TEMPO.CO, Jakarta - Kemarin tepat 16 tahun aktivis Hak Asasi Manusia Munir Said Thalib dibunuh di udara. Munir dibunuh dalam penerbangan ke Amsterdam pada 7 September 2004. Ia tewas dua jam sebelum pesawat mendarat di Bandara Schipol, Amsterdam pukul 08.10 waktu setempat.
Hasil otopsi kepolisian Belanda dan Indonesia menemukan Munir tewas karena racun arsenik. Setelah penyelidikan polisi menetapkan pilot Garuda Indonesia Pollycarpus Budihari Priyanto menjadi tersangka pembunuhan pada 18 Maret 2005.
Majelis hakim Pengadilan Negeri Jakarta Pusat memutus ia bersalah dan menghukumnya 14 tahun penjara pada 12 Desember 2005. Pollycarpus sudah bebas dari penjara. Namun kasus Munir masih menyisakan banyak pertanyaan yang belum selesai diungkap. Tempo merangkum lima hal di hari peringatan 16 tahun kasus pembunuhan Munir.
Tabir Motif Pembunuhan
Motif sesungguhnya pembunuhan Munir masih misterius. Ada dugaan Munir dibunuh karena memegang data penting seputar pelanggaran hak asasi manusia (HAM) seperti kasus Talangsari, penculikan aktivis 1998, hingga kampanye hitam pemilihan presiden 2004.
Suciwati, istri Munir, tak percaya dugaan itu meski beberapa saat setelah kematian Munir, Deputi VII Bidang Teknologi dan Informasi BIN Bijah Subiyanto, memberitahu secara samar soal motif pembunuhan. “Coba periksa kasus-kasus besar yang ditangani almarhum sebelum pergi,” kata Suciwati, meniru Bijah seperti dikutip dari Majalah Tempo, edisi 8 Desember 2020.
Bijah meninggal pada 1 Juli 2009 di Tiongkok, tanpa keterangan meyakinkan penyebab kematiannya. Menurut Suciwati, Bijah secara rutin menghubunginya setelah kematian Munir. “Tiap Lebaran dia mengirim SMS meminta maaf,” katanya.
Target Ikan Besar
Setelah selesai menuntaskan misinya membunuh Munir, Pollycarpus dikabarkan melaporkan operasinya ke Kolonel Budi Santoso, Deputi Perencanaan dan Pengendalian Operasi Badan Intelijen Negara. “Dia bilang mendapat ikan besar di Singapura,” kata Budi, dalam rekaman kasaksiannya kepada penyidik di Kualalumpur, 7 Mei 2008 seperti dikutip dari Majalah Tempo edisi 8 Desember 2014.
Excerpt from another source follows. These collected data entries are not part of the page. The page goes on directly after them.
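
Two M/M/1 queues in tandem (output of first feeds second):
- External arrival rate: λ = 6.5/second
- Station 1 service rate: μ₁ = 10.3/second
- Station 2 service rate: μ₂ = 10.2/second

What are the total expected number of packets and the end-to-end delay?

By Jackson's theorem, each station behaves as independent M/M/1.
Station 1: ρ₁ = 6.5/10.3 = 0.6311, L₁ = ρ₁/(1-ρ₁) = λ/(μ₁-λ) = 6.5/3.80 = 1.7105
Station 2: ρ₂ = 6.5/10.2 = 0.6373, L₂ = ρ₂/(1-ρ₂) = λ/(μ₂-λ) = 6.5/3.70 = 1.7568
Total: L = L₁ + L₂ = 1.7105 + 1.7568 = 3.4673
W = L/λ = 3.4673/6.5 = 0.5334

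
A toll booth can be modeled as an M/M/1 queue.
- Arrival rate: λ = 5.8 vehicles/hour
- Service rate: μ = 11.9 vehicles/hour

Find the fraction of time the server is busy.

Server utilization: ρ = λ/μ
ρ = 5.8/11.9 = 0.4874
The server is busy 48.74% of the time.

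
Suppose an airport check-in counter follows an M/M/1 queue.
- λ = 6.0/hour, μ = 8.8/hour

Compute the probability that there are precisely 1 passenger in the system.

ρ = λ/μ = 6.0/8.8 = 0.6818
P(n) = (1-ρ)ρⁿ
P(1) = (1-0.6818) × 0.6818^1
P(1) = 0.3182 × 0.6818
P(1) = 0.2169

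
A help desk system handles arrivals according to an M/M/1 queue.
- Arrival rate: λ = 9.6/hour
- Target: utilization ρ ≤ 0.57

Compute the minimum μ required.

ρ = λ/μ, so μ = λ/ρ
μ ≥ 9.6/0.57 = 16.8421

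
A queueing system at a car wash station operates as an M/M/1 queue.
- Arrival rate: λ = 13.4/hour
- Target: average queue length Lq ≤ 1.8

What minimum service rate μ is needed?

For M/M/1: Lq = λ²/(μ(μ-λ))
Need Lq ≤ 1.8, i.e. μ(μ-λ) ≥ λ²/1.8
μ² - 13.4μ - 179.56/1.8 ≥ 0  →  μ² - 13.4μ - 99.75556 ≥ 0
Quadratic formula (positive root): μ = [λ + √(λ² + 4×99.75556)]/2
Discriminant: 179.56 + 4×99.75556 = 578.5822, √578.5822 = 24.05374
μ ≥ (13.4 + 24.05374)/2 = 18.7269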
Budi harus bersaksi di luar negeri karena mendapat informasi akan dihabisi jika pulang. Budi Santoso mengatakan pernah ada rapat internal lembaganya membahas Munir. Direktur Imparsial itu disebut akan menjual negara dengan data-data yang dibawa ke Belanda untuk studi hukum di Utrecht Universiteit. “Hendropriyono meminta upaya Munir itu dicegah,” kata Budi.
A.M Hendropriyono, Kepala BIN 2001-2004, sudah menyangkal lembaga yang dipimpinnya mengincar Munir. “Munir bukan orang yang membahayakan,” katanya. Hendro mengatakan tahun 2004 bahkan Munir sudah merapat ke kubu PDI Perjuangan yang dipimpin Megawati Soekarnoputri, presiden yang dekat dengannya.
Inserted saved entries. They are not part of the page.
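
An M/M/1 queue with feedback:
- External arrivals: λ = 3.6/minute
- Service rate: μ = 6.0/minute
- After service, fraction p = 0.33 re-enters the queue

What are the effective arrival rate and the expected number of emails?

Effective arrival rate: λ_eff = λ/(1-p) = 3.6/(1-0.33) = 3.6/0.67 = 5.37313
ρ = λ_eff/μ = 5.37313/6.0 = 0.895522
L = ρ/(1-ρ) = 0.895522/(1-0.895522) = 8.5714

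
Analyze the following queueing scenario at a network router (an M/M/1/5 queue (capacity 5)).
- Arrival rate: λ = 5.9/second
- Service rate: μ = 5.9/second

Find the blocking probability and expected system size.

ρ = λ/μ = 5.9/5.9 = 1 exactly.
With ρ = 1 the usual (1-ρ)/(1-ρ^(K+1)) form is 0/0; instead every state 0..K is equally likely.
P₀ = 1/(K+1) = 1/6 = 0.1667
P_K = P₀×ρ^K = P₀ = 0.1667
Blocking probability P_5 = 0.1667 (16.67%)
L = K/2 = 5/2 = 2.5000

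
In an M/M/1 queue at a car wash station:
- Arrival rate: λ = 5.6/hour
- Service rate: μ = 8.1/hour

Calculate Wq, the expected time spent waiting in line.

First, compute utilization: ρ = λ/μ = 5.6/8.1 = 0.6914
For M/M/1: Wq = λ/(μ(μ-λ))
Wq = 5.6/(8.1 × (8.1-5.6))
Wq = 5.6/(8.1 × 2.50)
Wq = 0.2765 hours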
Suciwati, istri Munir, menyangkal dugaan ini. Sebelum berangkat Suciwati memeriksa laptop yang dibawa suaminya. “Ketika dikembalikan setelah meninggal, saya periksa isinya sama: tak ada data penting,” katanya. “Dokumen penting itu, ya, Munir sendiri. Dia dokumen hidup.”